Escrito en Opinião el
Jornalista (USJ), mestre em Comunicação e Semiótica (PUC-SP) e doutor em Ciências Socais (PUC-SP). Professor convidado do Cogeae/PUC e pesquisador do Núcleo Inanna de Pesquisas sobre Sexualidades, Feminismos, Gêneros e Diferenças (NIP-PUC-SP). É autor do livro “A construção da heternormatividade em personagens gays na televenovela” (Novas Edições Acadêmicas) e um dos autores de “O rosa, o azul e as mil cores do arco-íris: Gêneros, corpos e sexualidades na formação docente” (AnnaBlume).
"Fuzilar a petralhada" é discurso de ódio e acumula cadáveres
"Fuzilar a petralhada" é discurso de ódio e acumula cadáveres. Reprodução/ redes sociais / Youtube

Em entrevista ao jornal Folha de S. Paulo, a professora e pesquisadora Clarissa Piterman Gross (FGV-Direito) afirma que a declaração de Jair Bolsonaro, durante a campanha presidencial de 2018, de que iriam "fuzilar a petralhada" não configura discurso de ódio. 

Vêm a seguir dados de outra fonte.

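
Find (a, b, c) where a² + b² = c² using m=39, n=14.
(1325, 1092, 1717)

Euclid's formula: a = m² - n², b = 2mn, c = m² + n²
m = 39, n = 14
a = 39² - 14² = 1521 - 196 = 1325
b = 2 × 39 × 14 = 1092
c = 39² + 14² = 1521 + 196 = 1717
Verification: 1325² + 1092² = 1755625 + 1192464 = 2948089 = 1717² ✓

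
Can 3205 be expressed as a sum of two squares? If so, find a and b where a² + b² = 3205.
17² + 54² (a=17, b=54)

Factorization: 3205 = 5 × 641
By Fermat: n is sum of two squares iff every prime p ≡ 3 (mod 4) appears to even power.
All primes ≡ 3 (mod 4) appear to even power.
Search a = 0, 1, 2, … for 3205 - a² a perfect square: first hit at a = 17: 3205 - 289 = 2916 = 54².
3205 = 17² + 54² = 289 + 2916 ✓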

Especificamente, Gross afirma: "É uma fala grosseira, tosca, ignorante. É triste que tenhamos como presidente uma pessoa que se coloque no debate político de forma tão ríspida e violenta. Mas não me parece que naquele contexto o presidente estava afirmando que os militantes do PT não deveriam ter direitos protegidos de forma igualitária". 

"Petralhada" ou "petralha" é um termo que foi criado por um jornalista durante os processos do chamado "mensalão" e, rapidamente, se tornou uma forma de ofensa contra os militantes e simpatizantes ao Partido dos Trabalhadores, mas também se expandiu para pessoas de esquerda no geral, principalmente entre aquelas que atuam com direitos humanos. 

Devo discordar profundamente da professora e afirmar que sim, a declaração de Bolsonaro, assim como tantas outras, configura discurso de ódio porque, ao contrário do que ela coloca, ela prevê não apenas a eliminação de um determinado grupo social - os petistas - mas também a revogação do direito à existência de tudo aquilo que se aproxima do termo "petralhada" e que, logo, deve ser fuzilado. 

Ainda como justificativa para embasar a sua posição, Gross afirma que o contexto em que foi dito "vamos fuzilar a petralhada [...] não era o de defender a prática de crimes contra militantes do PT", mas que em outro contexto a referida frase poderia sim "significar incitação ao crime". Aqui é o reino da contradição: quando um emissor emula estar com um fuzil e em seguida aponta para um determinado grupo social e convoca os seus seguidores a fuzilá-los, logo matá-los, não cabe tergiversação ou escapes teóricos, pois tal discurso opera na esfera da desumanização do outro para que ele possa ser eliminado. Isto se chama ódio.

No começo da entrevista, quando Gross é questionada sobre a definição do discurso de ódio, ela recorre ao fato de que "na legislação brasileira, o conceito de discurso de ódio não existe para fins de restrição de liberdade de expressão. Ou seja, a lei brasileira não proíbe discurso com base nesse conceito". Esse argumento, ainda que baseado em texto jurídico (que não é uma coisa morta, portanto, passível de crítica e renovação) é perigoso e equivocado. 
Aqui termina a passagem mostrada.